L’affaire a été appelée à l’audience du 3 juillet 2025
A cette audience, la société SCCV [Localité 43] [Adresse 50] maintient les termes de son assignation et sollicite que la société SAS DEMATHIEU BARD BATIMENT ILE DE FRANCE soit mise hors de cause.
Les parties en défense dûment représentées formulent des protestations et réserves sur la mesure d’expertise dont s’agit, tandis que la société DEMATHIEU BARD BATIMENT ILE DE FRANCE soutient la demande tendant à sa mise hors de cause, telle que sollicitée par la société SCCV [Localité 43] [Adresse 50].
L’affaire a été mise en délibéré au 18 août 2025.
SUR CE,
Aux termes des dispositions de l’article 145 du code de procédure civile, s’il existe un motif légitime de conserver ou d’établir avant tout procès la preuve de faits dont pourrait dépendre la solution d’un litige, les mesures d’instruction légalement admissibles peuvent être ordonnées à la demande de tout intéressé, sur requête ou en référé.
En l’espèce, la société SCCV [Adresse 44] [Adresse 50] justifie d’un intérêt légitime à solliciter que la société ORANGE, le syndicat dénommé établissement BOUCLE NORD DE SEINE, le département des HAUTS DE SEINE ainsi que la société SAS ATPS, en raison de leur qualité et de leur lien respectif avec le chantier en cause, participent aux opérations d’expertise confiées à Monsieur [P].
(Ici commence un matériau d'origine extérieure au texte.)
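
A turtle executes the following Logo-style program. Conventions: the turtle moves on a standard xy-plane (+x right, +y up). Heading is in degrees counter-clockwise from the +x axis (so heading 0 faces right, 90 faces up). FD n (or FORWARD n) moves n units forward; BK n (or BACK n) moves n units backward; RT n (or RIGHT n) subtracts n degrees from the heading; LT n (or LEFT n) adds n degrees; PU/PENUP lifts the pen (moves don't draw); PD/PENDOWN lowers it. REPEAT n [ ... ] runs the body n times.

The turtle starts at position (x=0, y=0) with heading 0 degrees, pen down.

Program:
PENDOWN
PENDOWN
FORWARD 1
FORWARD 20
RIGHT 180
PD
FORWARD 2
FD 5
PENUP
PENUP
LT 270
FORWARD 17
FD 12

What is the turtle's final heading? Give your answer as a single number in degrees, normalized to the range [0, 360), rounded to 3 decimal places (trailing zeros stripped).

Answer: 90

Derivation:
Executing turtle program step by step:
Start: pos=(0,0), heading=0, pen down
PD: pen down
PD: pen down
FD 1: (0,0) -> (1,0) [heading=0, draw]
FD 20: (1,0) -> (21,0) [heading=0, draw]
RT 180: heading 0 -> 180
PD: pen down
FD 2: (21,0) -> (19,0) [heading=180, draw]
FD 5: (19,0) -> (14,0) [heading=180, draw]
PU: pen up
PU: pen up
LT 270: heading 180 -> 90
FD 17: (14,0) -> (14,17) [heading=90, move]
FD 12: (14,17) -> (14,29) [heading=90, move]
Final: pos=(14,29), heading=90, 4 segment(s) drawn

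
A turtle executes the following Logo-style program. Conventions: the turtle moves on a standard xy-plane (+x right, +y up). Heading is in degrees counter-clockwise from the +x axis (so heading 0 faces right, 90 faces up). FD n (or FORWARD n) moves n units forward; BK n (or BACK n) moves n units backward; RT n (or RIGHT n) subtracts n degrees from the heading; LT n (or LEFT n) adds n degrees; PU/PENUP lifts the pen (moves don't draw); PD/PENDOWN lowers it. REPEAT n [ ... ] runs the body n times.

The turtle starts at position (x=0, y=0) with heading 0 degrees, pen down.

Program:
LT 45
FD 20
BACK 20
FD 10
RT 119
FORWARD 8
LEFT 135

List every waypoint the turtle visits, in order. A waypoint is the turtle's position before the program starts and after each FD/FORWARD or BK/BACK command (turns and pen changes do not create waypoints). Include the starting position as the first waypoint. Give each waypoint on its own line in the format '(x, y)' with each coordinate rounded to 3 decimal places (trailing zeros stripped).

Answer: (0, 0)
(14.142, 14.142)
(0, 0)
(7.071, 7.071)
(9.276, -0.619)

Derivation:
Executing turtle program step by step:
Start: pos=(0,0), heading=0, pen down
LT 45: heading 0 -> 45
FD 20: (0,0) -> (14.142,14.142) [heading=45, draw]
BK 20: (14.142,14.142) -> (0,0) [heading=45, draw]
FD 10: (0,0) -> (7.071,7.071) [heading=45, draw]
RT 119: heading 45 -> 286
FD 8: (7.071,7.071) -> (9.276,-0.619) [heading=286, draw]
LT 135: heading 286 -> 61
Final: pos=(9.276,-0.619), heading=61, 4 segment(s) drawn
Waypoints (5 total):
(0, 0)
(14.142, 14.142)
(0, 0)
(7.071, 7.071)
(9.276, -0.619)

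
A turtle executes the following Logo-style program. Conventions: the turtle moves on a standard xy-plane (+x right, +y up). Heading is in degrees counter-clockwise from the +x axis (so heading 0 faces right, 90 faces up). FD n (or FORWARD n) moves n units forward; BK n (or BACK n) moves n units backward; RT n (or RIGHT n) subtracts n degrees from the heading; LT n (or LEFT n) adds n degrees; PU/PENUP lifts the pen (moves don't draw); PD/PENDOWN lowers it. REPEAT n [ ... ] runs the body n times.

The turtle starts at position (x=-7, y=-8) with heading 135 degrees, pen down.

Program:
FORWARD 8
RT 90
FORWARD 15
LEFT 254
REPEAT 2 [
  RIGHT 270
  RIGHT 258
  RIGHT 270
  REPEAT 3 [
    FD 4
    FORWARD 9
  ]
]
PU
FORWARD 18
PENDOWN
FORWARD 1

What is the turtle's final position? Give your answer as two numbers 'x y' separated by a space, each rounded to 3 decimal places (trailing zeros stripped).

Executing turtle program step by step:
Start: pos=(-7,-8), heading=135, pen down
FD 8: (-7,-8) -> (-12.657,-2.343) [heading=135, draw]
RT 90: heading 135 -> 45
FD 15: (-12.657,-2.343) -> (-2.05,8.263) [heading=45, draw]
LT 254: heading 45 -> 299
REPEAT 2 [
  -- iteration 1/2 --
  RT 270: heading 299 -> 29
  RT 258: heading 29 -> 131
  RT 270: heading 131 -> 221
  REPEAT 3 [
    -- iteration 1/3 --
    FD 4: (-2.05,8.263) -> (-5.069,5.639) [heading=221, draw]
    FD 9: (-5.069,5.639) -> (-11.861,-0.265) [heading=221, draw]
    -- iteration 2/3 --
    FD 4: (-11.861,-0.265) -> (-14.88,-2.89) [heading=221, draw]
    FD 9: (-14.88,-2.89) -> (-21.673,-8.794) [heading=221, draw]
    -- iteration 3/3 --
    FD 4: (-21.673,-8.794) -> (-24.692,-11.418) [heading=221, draw]
    FD 9: (-24.692,-11.418) -> (-31.484,-17.323) [heading=221, draw]
  ]
  -- iteration 2/2 --
  RT 270: heading 221 -> 311
  RT 258: heading 311 -> 53
  RT 270: heading 53 -> 143
  REPEAT 3 [
    -- iteration 1/3 --
    FD 4: (-31.484,-17.323) -> (-34.678,-14.916) [heading=143, draw]
    FD 9: (-34.678,-14.916) -> (-41.866,-9.499) [heading=143, draw]
    -- iteration 2/3 --
    FD 4: (-41.866,-9.499) -> (-45.061,-7.092) [heading=143, draw]
    FD 9: (-45.061,-7.092) -> (-52.248,-1.676) [heading=143, draw]
    -- iteration 3/3 --
    FD 4: (-52.248,-1.676) -> (-55.443,0.732) [heading=143, draw]
    FD 9: (-55.443,0.732) -> (-62.631,6.148) [heading=143, draw]
  ]
]
PU: pen up
FD 18: (-62.631,6.148) -> (-77.006,16.981) [heading=143, move]
PD: pen down
FD 1: (-77.006,16.981) -> (-77.805,17.582) [heading=143, draw]
Final: pos=(-77.805,17.582), heading=143, 15 segment(s) drawn

Answer: -77.805 17.582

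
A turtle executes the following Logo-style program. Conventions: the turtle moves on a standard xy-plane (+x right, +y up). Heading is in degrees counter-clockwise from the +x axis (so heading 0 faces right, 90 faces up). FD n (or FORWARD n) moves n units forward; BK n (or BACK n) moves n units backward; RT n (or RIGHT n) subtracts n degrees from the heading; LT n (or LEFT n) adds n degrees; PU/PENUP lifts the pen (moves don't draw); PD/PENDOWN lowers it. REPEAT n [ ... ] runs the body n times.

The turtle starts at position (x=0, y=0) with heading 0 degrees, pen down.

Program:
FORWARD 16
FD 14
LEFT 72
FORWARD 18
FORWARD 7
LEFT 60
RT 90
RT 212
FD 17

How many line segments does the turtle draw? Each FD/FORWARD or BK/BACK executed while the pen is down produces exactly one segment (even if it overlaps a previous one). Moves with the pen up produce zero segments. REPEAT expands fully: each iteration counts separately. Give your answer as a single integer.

Answer: 5

Derivation:
Executing turtle program step by step:
Start: pos=(0,0), heading=0, pen down
FD 16: (0,0) -> (16,0) [heading=0, draw]
FD 14: (16,0) -> (30,0) [heading=0, draw]
LT 72: heading 0 -> 72
FD 18: (30,0) -> (35.562,17.119) [heading=72, draw]
FD 7: (35.562,17.119) -> (37.725,23.776) [heading=72, draw]
LT 60: heading 72 -> 132
RT 90: heading 132 -> 42
RT 212: heading 42 -> 190
FD 17: (37.725,23.776) -> (20.984,20.824) [heading=190, draw]
Final: pos=(20.984,20.824), heading=190, 5 segment(s) drawn
Segments drawn: 5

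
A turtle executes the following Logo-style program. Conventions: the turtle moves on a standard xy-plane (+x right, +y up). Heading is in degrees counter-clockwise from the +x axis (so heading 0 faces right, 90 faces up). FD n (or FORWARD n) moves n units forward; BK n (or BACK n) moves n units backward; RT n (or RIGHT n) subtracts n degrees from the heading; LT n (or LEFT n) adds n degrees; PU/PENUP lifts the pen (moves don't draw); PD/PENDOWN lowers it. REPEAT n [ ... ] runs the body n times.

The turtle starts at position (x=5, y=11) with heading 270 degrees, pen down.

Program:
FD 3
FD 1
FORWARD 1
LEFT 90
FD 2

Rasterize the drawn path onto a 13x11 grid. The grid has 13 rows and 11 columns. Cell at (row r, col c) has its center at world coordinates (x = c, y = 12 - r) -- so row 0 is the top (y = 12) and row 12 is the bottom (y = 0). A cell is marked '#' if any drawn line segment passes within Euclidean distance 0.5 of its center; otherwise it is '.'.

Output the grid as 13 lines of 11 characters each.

Segment 0: (5,11) -> (5,8)
Segment 1: (5,8) -> (5,7)
Segment 2: (5,7) -> (5,6)
Segment 3: (5,6) -> (7,6)

Answer: ...........
.....#.....
.....#.....
.....#.....
.....#.....
.....#.....
.....###...
...........
...........
...........
...........
...........
...........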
Par suite, lesdites opérations d’expertise leur seront déclarées communes.
Par ailleurs, rien ne s’oppose à la mise hors de cause de la société DEMATHIEU BARD ILE DE FRANCE tant sollicitée par cette partie que par la demanderesse à l’instance, qui n’est pas intervenue sur le chantier en cause.
A toutes fins utiles, il sera relevé que l’expert judiciaire a donné son accord pour les mises en cause sollicitées ainsi que pour la mise hors de cause demandée.
Sur les demandes annexes ou accessoires
Compte tenu de cette nouvelle mise en cause, il y a lieu de proroger le délai imparti à l’expert pour déposer son rapport, selon les modalités énoncées au dispositif.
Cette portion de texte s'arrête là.